Internet search and advertising behemoth Google’s better-than-expected second quarter results were in direct contrast with results from IBM. Google reported second quarter revenue growth of 22% and saw one of its biggest quarterly jumps in head count in the quarter, adding 2,240 new employees in the quarter. Chief Financial Officer Patrick Pichette told analysts on a call that the hires were mostly in engineering and research.

At the same time, IBM said its second quarter revenue fell 2% with an overall 11% decline in hardware systems revenue. However that was an improvement from the first quarter, when revenue in hardware fell 23%, in part due to a big decline in mainframe system sales.

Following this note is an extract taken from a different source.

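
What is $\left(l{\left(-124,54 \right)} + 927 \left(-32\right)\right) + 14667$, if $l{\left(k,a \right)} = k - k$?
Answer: $-14997$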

In recent quarters, IBM has seen hardware sales slow in China due to a new economic reform plan and a move by some Chinese banks and other corporations to adopt technology offerings from Chinese companies.

And while Microsoft Corp. was once the young software company to be afraid of, it announced earlier on Thursday that it was laying off an unprecedented 18,000 employees, many of them in the Nokia handset business acquired by Microsoft in April. Microsoft has been struggling to make a bigger dent in the mobile business, where Google’s Android operating system is now dominant. Its new CEO Satya Nadella said in an internal email that the company will focus even more on its Windows Phone operating system for mobile devices.

“We really are living in a multi-screen world,” Pichette told analysts on a call.

IBM too is now looking to get more involved in the mobile business, at least on the corporate end. On Tuesday it announced a deal with Apple Inc. where it will develop apps for Apple devices designed for specific industries.

For tech investors, it is indeed a brave new world.